Monday, December 18th, 2006 at 1:44 pm

The kids never cease to surprise me. This Thursday, chief droog Bubbles (not his real name) decided that he liked the English learnin’ game. I ended up with three of them playing that while two did their own thing, and for the third week in a row I wasn’t exhausted at the end of class. Maybe I’m onto something with this whole freedom of choice approach.

That night Stu and I went down Soi 33 to see if a friend of his was at a pub there. Soi 33 is also known as Soi Dead Artist. First a bar called the Renoir Club opened, then a bunch of copycats followed - the Degas Club, the Goya Club, the Monet, the Gaugin, and Dali Pool (as well as establishments with classy names like Love Teen Massage). The street also hosts Demonia, a bondage club. The girls outside smile and say ‘Welcome’ just like the girls at the other places. As Stu said, shouldn’t they be snarling ‘Get inside, slave!’?

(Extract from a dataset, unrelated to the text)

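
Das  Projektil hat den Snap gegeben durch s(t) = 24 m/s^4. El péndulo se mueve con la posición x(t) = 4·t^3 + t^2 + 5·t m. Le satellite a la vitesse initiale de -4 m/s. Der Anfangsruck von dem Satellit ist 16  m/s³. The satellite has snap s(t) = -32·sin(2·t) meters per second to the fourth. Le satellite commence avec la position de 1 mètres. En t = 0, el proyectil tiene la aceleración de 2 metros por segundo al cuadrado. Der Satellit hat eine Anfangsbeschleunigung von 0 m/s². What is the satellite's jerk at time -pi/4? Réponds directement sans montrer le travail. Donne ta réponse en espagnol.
j(-pi/4) = 0.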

One place had a sign up advertising for a receptionist at 10,000 baht ($US284) a month. Some receptionists in black cocktail dresses were standing outside attracting customers. They probably work 7pm-2am for their 10,000 bt, which isn’t a great amount to live on, but it’s more than a police constable’s salary, and the uniforms are prettier. The girls in Soi Dead Artist are well groomed and tastefully begowned, but the street seems (somehow appropriately) dead and they all look bored. Stu’s friend isn’t at the pub, which is full of old white gents. Stu introduces me to one, an affable American named Alan.
“Hi. You’re pretty,” he says to me, and to Stu, “Is she your niece?”
“Sister,” I say. “Brother, sister.”
Stu and I have been taken for brother and sister before and I see an opportunity to start a rumour that we’re cohabiting in incestuous bliss, but Stu soon introduces me as his wife. As he points out later, he didn’t say I wasn’t his sister too.

We ended up at Livingstone’s, an African-themed bar/restaurant hotel complex. I hadn’t been there before, and I liked the outdoor seating under a thatched cloister around an aquamarine pool with a view across to a multilevel carpark - and, appropriately again, the Rembrandt Hotel.